Professor Erica Wood awarded for excellence
Congratulations go to Professor Erica Wood, Head of the Transfusion Research Unit at the School of Public Health and Epidemiology, who has been awarded the 2019 Fiona Stanley Synergy Grant Award. This new award is given to the top-ranked Synergy grant application to the National Health and Medical Research Council.

Fiona Stanley AC FAA, Professor Erica Wood, and NHMRC CEO Professor Anne Kelso at the Awards Ceremony.
Erica collected her award at the NHMRC 2019 Annual Excellence Awards Ceremony in Canberra on the 11th March 2020.
The successful proposal from Erica and her team of collaborators aims to improve stewardship of precious national blood supplies and achieve better outcomes for patients. The research spans the management of major haemorrhage from trauma, surgery and obstetric emergencies; transfusions in intensive care; and transfusion support for people with blood cancers – including use of immunoglobulins made from donated plasma.
These three areas account for a large proportion of transfusion episodes in Australia.
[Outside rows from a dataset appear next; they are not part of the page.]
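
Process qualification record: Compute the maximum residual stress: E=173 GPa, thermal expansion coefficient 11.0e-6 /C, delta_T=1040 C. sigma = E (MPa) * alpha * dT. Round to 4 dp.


sigma = 173*1000 * 11.0e-6 * 1040 = 1979.12 MPa


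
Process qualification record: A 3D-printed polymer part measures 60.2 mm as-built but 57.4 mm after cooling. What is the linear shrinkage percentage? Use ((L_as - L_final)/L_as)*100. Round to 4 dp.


Shrinkage = ((60.2-57.4)/60.2)*100 = 4.6512 %


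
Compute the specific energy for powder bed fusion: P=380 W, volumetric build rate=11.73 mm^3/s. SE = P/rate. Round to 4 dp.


SE = 380 / 11.73 = 32.3956 J/mm^3


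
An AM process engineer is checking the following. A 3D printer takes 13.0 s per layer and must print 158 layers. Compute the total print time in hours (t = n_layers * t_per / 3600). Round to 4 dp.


t = 158 * 13.0 / 3600 = 0.5706 hrs


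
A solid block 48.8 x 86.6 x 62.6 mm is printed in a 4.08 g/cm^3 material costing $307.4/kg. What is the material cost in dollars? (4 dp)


V = 48.8 * 86.6 * 62.6 = 264552.608 mm^3 = 264.552608 cm^3
Mass = 264.552608 * 4.08 / 1000 = 1.07937464 kg
Cost = 1.07937464 * 307.4 = 331.7998 $


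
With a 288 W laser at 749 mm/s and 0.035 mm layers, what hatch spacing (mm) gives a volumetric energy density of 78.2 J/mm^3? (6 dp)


h = 288 / (78.2*749*0.035) = 0.140487 mm


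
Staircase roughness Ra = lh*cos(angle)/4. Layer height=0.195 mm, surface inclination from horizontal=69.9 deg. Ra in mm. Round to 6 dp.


Ra = 0.195 * cos(69.9) / 4 = 0.016753 mm


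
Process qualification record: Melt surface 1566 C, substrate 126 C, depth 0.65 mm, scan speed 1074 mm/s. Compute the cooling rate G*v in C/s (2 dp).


G = (1566-126)/0.65 = 2215.38461538 C/mm
CR = 2215.38461538 * 1074 = 2379323.08 C/s


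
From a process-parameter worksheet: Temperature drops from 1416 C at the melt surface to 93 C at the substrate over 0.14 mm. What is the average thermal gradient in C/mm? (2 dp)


G = (1416-93)/0.14 = 9450.0 C/mm


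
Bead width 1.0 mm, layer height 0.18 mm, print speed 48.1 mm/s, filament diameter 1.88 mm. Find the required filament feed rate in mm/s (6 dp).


Q = 1.0 * 0.18 * 48.1 = 8.658 mm^3/s
A_fil = pi*(1.88/2)^2 = 2.77591127 mm^2
v_feed = 8.658 / 2.77591127 = 3.118976 mm/s


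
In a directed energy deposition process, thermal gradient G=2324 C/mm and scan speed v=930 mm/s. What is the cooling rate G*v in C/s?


CR = 2324 * 930 = 2161320 C/s


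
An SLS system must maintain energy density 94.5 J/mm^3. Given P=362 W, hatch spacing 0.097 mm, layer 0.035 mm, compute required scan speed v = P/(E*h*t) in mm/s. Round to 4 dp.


v = 362 / (94.5*0.097*0.035) = 1128.3322 mm/s


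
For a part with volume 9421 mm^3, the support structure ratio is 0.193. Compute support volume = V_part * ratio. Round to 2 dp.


V_support = 9421 * 0.193 = 1818.25 mm^3


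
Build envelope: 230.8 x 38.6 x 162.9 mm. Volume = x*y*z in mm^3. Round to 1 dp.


V = 230.8 * 38.6 * 162.9 = 1451256.6 mm^3


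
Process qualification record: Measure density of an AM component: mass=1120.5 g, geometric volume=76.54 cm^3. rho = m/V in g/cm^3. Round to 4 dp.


rho = 1120.5 / 76.54 = 14.6394 g/cm^3


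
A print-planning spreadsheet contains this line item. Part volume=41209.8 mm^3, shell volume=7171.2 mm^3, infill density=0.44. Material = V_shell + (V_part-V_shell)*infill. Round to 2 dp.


V_infill = (41209.8 - 7171.2) * 0.44 = 14976.98
V_total = 7171.2 + 14976.98 = 22148.18 mm^3


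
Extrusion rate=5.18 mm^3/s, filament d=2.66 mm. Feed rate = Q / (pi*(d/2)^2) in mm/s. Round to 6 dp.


A = pi*(2.66/2)^2 = 5.557163
v = 5.18 / 5.557163 = 0.93213 mm/s


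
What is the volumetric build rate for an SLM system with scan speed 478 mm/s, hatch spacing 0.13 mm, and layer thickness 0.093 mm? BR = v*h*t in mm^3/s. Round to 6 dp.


Rate = 478 * 0.13 * 0.093 = 5.77902 mm^3/s


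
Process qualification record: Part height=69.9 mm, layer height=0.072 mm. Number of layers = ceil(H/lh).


Layers = ceil(69.9/0.072) = 971


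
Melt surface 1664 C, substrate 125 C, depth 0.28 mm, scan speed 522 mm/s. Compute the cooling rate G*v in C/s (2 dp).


G = (1664-125)/0.28 = 5496.42857143 C/mm
CR = 5496.42857143 * 522 = 2869135.71 C/s


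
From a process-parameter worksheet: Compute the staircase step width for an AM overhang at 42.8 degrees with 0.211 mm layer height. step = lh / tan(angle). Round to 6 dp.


step = 0.211 / tan(42.8) = 0.227859 mm


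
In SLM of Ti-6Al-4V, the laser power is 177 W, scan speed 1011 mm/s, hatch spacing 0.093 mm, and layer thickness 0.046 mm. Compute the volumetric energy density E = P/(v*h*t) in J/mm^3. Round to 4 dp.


E = 177 / (1011*0.093*0.046) = 40.9243 J/mm^3


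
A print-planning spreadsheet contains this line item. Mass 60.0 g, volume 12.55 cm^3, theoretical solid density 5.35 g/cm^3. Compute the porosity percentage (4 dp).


rho_part = 60.0 / 12.55 = 4.78087649 g/cm^3
Porosity = (1 - 4.78087649/5.35)*100 = 10.6378 %


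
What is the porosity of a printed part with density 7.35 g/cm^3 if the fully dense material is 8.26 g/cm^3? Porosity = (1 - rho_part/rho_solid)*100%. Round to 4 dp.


Porosity = (1-7.35/8.26)*100 = 11.0169 %


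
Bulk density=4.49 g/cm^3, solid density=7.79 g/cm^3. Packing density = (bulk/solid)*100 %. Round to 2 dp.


Packing = (4.49/7.79)*100 = 57.64 %


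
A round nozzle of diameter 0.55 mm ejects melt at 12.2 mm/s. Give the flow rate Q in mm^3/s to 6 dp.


A = pi*(0.55/2)^2 = 0.23758294 mm^2
Q = 0.23758294 * 12.2 = 2.898512 mm^3/s


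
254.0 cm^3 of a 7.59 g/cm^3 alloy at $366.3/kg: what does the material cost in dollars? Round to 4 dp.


Mass = 254.0*7.59/1000 = 1.92786 kg
Cost = 1.92786 * 366.3 = 706.1751 $


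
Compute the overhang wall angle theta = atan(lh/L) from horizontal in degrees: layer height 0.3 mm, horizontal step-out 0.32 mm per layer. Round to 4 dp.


angle = atan(0.3/0.32) = 43.1524 degrees


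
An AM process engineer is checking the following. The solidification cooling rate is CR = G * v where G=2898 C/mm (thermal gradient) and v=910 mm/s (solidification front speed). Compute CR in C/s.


CR = 2898 * 910 = 2637180 C/s


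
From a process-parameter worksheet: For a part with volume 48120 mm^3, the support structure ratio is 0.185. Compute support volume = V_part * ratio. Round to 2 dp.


V_support = 48120 * 0.185 = 8902.2 mm^3


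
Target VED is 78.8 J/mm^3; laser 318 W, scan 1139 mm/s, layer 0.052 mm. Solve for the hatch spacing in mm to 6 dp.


h = 318 / (78.8*1139*0.052) = 0.068136 mm


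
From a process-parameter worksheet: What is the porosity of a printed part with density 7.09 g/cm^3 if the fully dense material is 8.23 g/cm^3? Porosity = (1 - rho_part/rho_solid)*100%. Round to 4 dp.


Porosity = (1-7.09/8.23)*100 = 13.8518 %


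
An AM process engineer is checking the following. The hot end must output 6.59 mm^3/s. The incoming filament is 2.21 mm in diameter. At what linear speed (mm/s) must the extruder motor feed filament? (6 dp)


A = pi*(2.21/2)^2 = 3.835963
v = 6.59 / 3.835963 = 1.717952 mm/s


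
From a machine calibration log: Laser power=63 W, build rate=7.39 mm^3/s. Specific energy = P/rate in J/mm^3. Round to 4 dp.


SE = 63 / 7.39 = 8.525 J/mm^3


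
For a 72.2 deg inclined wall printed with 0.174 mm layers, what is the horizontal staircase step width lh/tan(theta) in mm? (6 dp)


step = 0.174 / tan(72.2) = 0.055865 mm


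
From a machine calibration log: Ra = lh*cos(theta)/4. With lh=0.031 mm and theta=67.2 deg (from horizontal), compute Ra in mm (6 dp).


Ra = 0.031 * cos(67.2) / 4 = 0.003003 mm


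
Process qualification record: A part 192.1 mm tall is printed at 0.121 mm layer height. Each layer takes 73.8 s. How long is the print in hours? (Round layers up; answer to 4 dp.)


Layers = ceil(192.1/0.121) = 1588
t = 1588 * 73.8 / 3600 = 32.554 hrs


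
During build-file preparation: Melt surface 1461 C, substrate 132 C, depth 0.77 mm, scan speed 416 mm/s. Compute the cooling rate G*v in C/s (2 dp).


G = (1461-132)/0.77 = 1725.97402597 C/mm
CR = 1725.97402597 * 416 = 718005.19 C/s


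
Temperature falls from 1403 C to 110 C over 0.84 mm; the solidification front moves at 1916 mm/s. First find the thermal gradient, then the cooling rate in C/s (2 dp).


G = (1403-110)/0.84 = 1539.28571429 C/mm
CR = 1539.28571429 * 1916 = 2949271.43 C/s


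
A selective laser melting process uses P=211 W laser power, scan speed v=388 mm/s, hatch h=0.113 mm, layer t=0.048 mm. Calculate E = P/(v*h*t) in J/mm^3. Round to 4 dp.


E = 211 / (388*0.113*0.048) = 100.2608 J/mm^3


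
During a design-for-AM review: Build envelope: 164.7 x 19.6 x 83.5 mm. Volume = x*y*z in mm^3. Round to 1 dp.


V = 164.7 * 19.6 * 83.5 = 269548.0 mm^3


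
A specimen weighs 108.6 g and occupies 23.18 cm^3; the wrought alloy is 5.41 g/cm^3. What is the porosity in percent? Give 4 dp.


rho_part = 108.6 / 23.18 = 4.68507334 g/cm^3
Porosity = (1 - 4.68507334/5.41)*100 = 13.3998 %


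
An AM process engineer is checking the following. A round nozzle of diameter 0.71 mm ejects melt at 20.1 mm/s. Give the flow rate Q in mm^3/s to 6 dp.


A = pi*(0.71/2)^2 = 0.39591921 mm^2
Q = 0.39591921 * 20.1 = 7.957976 mm^3/s


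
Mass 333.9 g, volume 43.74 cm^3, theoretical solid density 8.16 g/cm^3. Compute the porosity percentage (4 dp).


rho_part = 333.9 / 43.74 = 7.63374486 g/cm^3
Porosity = (1 - 7.63374486/8.16)*100 = 6.4492 %


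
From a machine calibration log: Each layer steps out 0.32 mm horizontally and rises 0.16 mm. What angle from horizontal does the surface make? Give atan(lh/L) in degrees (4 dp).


angle = atan(0.16/0.32) = 26.5651 degrees


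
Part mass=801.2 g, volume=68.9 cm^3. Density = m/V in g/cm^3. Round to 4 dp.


rho = 801.2 / 68.9 = 11.6284 g/cm^3


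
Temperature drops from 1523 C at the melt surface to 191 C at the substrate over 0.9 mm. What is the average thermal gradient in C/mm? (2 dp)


G = (1523-191)/0.9 = 1480.0 C/mm


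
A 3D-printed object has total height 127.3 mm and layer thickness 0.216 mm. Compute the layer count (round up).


Layers = ceil(127.3/0.216) = 590


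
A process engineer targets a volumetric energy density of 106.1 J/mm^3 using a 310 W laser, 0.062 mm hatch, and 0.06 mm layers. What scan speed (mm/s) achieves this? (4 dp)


v = 310 / (106.1*0.062*0.06) = 785.4226 mm/s


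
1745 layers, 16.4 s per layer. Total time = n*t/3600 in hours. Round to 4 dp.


t = 1745 * 16.4 / 3600 = 7.9494 hrs


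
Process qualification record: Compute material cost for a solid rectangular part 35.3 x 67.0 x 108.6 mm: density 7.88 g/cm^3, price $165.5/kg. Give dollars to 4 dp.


V = 35.3 * 67.0 * 108.6 = 256849.86 mm^3 = 256.84986 cm^3
Mass = 256.84986 * 7.88 / 1000 = 2.0239769 kg
Cost = 2.0239769 * 165.5 = 334.9682 $


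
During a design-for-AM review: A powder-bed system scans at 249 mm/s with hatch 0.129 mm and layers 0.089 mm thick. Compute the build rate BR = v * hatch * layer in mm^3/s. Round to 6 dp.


Rate = 249 * 0.129 * 0.089 = 2.858769 mm^3/s


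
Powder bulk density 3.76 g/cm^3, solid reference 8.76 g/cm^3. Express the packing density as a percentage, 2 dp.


Packing = (3.76/8.76)*100 = 42.92 %


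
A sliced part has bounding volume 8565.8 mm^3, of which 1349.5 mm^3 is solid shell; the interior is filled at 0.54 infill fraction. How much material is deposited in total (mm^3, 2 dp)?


V_infill = (8565.8 - 1349.5) * 0.54 = 3896.8
V_total = 1349.5 + 3896.8 = 5246.3 mm^3


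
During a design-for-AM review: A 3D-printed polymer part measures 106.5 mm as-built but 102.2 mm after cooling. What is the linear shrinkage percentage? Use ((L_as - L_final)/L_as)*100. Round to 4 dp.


Shrinkage = ((106.5-102.2)/106.5)*100 = 4.0376 %


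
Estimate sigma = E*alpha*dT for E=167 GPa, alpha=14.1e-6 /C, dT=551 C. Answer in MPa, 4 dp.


sigma = 167*1000 * 14.1e-6 * 551 = 1297.4397 MPa


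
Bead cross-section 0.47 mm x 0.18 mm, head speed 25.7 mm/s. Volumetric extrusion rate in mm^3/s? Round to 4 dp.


Rate = 0.47 * 0.18 * 25.7 = 2.1742 mm^3/s


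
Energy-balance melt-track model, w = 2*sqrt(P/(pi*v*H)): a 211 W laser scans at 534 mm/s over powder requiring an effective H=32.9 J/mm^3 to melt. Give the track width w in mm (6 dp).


w = 2*sqrt(211/(pi*534*32.9)) = 0.12366 mm


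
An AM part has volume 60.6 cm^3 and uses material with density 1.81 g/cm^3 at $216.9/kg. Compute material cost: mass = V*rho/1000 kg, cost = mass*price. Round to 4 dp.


Mass = 60.6*1.81/1000 = 0.109686 kg
Cost = 0.109686 * 216.9 = 23.7909 $


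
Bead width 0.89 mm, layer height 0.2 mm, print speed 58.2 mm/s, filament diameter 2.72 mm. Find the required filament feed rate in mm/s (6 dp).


Q = 0.89 * 0.2 * 58.2 = 10.3596 mm^3/s
A_fil = pi*(2.72/2)^2 = 5.81068977 mm^2
v_feed = 10.3596 / 5.81068977 = 1.782852 mm/s


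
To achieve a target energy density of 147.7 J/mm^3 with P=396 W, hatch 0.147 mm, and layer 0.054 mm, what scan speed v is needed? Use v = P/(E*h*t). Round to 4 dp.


v = 396 / (147.7*0.147*0.054) = 337.7564 mm/s


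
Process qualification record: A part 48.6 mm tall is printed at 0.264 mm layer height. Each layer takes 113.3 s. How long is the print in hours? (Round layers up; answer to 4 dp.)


Layers = ceil(48.6/0.264) = 185
t = 185 * 113.3 / 3600 = 5.8224 hrs


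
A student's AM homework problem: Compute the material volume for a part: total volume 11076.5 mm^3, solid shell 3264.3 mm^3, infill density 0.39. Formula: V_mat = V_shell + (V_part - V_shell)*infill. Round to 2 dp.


V_infill = (11076.5 - 3264.3) * 0.39 = 3046.76
V_total = 3264.3 + 3046.76 = 6311.06 mm^3


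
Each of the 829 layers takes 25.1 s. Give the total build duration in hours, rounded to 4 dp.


t = 829 * 25.1 / 3600 = 5.78 hrs


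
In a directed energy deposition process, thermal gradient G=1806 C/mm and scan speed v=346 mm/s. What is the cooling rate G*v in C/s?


CR = 1806 * 346 = 624876 C/s


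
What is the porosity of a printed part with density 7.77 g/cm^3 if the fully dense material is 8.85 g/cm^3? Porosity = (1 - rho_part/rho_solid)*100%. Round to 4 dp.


Porosity = (1-7.77/8.85)*100 = 12.2034 %


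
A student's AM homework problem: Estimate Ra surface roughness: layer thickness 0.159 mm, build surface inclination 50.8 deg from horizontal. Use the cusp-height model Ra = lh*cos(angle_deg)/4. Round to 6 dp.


Ra = 0.159 * cos(50.8) / 4 = 0.025123 mm


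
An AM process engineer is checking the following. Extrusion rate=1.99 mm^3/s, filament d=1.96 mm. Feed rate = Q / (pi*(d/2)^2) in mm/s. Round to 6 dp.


A = pi*(1.96/2)^2 = 3.017186
v = 1.99 / 3.017186 = 0.659555 mm/s


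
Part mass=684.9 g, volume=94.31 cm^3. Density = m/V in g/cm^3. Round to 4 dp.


rho = 684.9 / 94.31 = 7.2622 g/cm^3


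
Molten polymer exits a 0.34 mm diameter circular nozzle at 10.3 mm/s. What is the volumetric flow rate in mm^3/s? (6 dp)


A = pi*(0.34/2)^2 = 0.09079203 mm^2
Q = 0.09079203 * 10.3 = 0.935158 mm^3/s


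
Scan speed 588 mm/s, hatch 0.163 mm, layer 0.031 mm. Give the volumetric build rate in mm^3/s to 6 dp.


Rate = 588 * 0.163 * 0.031 = 2.971164 mm^3/s


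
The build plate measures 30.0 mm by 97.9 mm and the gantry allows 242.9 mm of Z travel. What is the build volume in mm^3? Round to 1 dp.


V = 30.0 * 97.9 * 242.9 = 713397.3 mm^3


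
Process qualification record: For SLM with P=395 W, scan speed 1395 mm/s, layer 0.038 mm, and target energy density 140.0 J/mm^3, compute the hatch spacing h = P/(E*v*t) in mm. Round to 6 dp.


h = 395 / (140.0*1395*0.038) = 0.053224 mm


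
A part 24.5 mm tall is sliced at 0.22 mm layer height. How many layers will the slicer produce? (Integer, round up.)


Layers = ceil(24.5/0.22) = 112


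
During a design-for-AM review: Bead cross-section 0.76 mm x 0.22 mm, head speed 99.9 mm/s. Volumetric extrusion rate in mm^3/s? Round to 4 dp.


Rate = 0.76 * 0.22 * 99.9 = 16.7033 mm^3/s


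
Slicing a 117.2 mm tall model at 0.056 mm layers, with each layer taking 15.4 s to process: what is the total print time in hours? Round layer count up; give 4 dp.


Layers = ceil(117.2/0.056) = 2093
t = 2093 * 15.4 / 3600 = 8.9534 hrs


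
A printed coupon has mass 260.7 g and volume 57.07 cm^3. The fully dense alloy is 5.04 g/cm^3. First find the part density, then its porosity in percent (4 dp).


rho_part = 260.7 / 57.07 = 4.56807429 g/cm^3
Porosity = (1 - 4.56807429/5.04)*100 = 9.3636 %


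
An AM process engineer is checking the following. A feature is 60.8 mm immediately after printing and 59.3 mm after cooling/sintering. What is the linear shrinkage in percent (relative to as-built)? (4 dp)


Shrinkage = ((60.8-59.3)/60.8)*100 = 2.4671 %


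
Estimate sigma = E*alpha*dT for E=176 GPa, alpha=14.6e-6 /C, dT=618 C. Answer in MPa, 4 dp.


sigma = 176*1000 * 14.6e-6 * 618 = 1588.0128 MPa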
Erica says, “Despite this, we don’t know how much blood is used in these settings and many questions remain about the best approaches to transfusion support for these vulnerable patients.
“Because blood transfusions can save lives, but also carry risks, it’s essential to ensure that blood is being used in an evidence-based way – and currently the evidence for much of our practice is very weak.
“We spend more than a billion dollars annually in Australia on blood supplies, but that number only includes the cost of the products, not the costs of all the hospital activities every day around the country to safely complete a blood transfusion.”
Erica and colleagues will collect and analyse data on current transfusion practices, as well as studying new approaches and novel products to improve the shelf-life and function of red blood cells and platelets.
The award is named after Fiona Stanley AC FAA, an Australian epidemiologist noted for her public health research to improve outcomes for mothers and babies.